Most farmers plant their seed varieties according to maturity, and according to which fields are ready for planting first. Unless they are given special instructions, they will not be planted according to whether or not the particular variety matches the soil type it will be planted in.
And even if suggestions are made on product placement, those suggestions are often forgotten.
The easiest way to get customers to treat your seed differently from everyone else’ s, even when it is in the shed, is to mark it differently.
Put signs on your seed, directing the grower as to what you want him to do with it, complete with planting instructions. Give each customer their own personal copy of the planting instructions, reiterate them at delivery, and then again at planting time.
It is especially important for new customers to know that seed corn is not just seed corn. Each variety is unique and must be treated that way, starting at planting time.
5. Stop worrying about the position of your seed in the customer’s warehouse; just deliver it early!
Too late for this advice?
Okay, remember it for next year. But believe it or not, I still have seed sales people who want to deliver their seed to a customer’s warehouse last, so it will placed in front of a competitor’s product and, thus, will be planted first.

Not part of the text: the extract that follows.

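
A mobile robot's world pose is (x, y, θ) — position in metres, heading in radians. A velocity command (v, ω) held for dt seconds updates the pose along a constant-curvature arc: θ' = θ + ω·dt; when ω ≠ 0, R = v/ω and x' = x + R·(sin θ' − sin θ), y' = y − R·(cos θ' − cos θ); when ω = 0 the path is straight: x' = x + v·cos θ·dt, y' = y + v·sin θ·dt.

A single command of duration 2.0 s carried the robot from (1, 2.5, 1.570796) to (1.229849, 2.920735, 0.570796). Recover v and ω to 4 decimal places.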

That philosophy makes me laugh.
Do you really believe that farmers with a favorite hybrid stacked behind a new, unfamiliar brand of seed won’t move that new brand in order to get at the favorite?
Of course they will.
But that is not the issue. The real issue is to deliver your seed as early as possible so you have plenty of time to spend with that customer going over each variety with him, reviewing where each is to be planted and at what population.
The earlier you deliver, the better chance you have of getting your products planted, because you will have more time to get them thinking about planting your products.
The more they know about the products they will be planting, the more confident they are in planting them first.
Always get that seed delivered early and then work with your customer on the planting protocols of your varieties.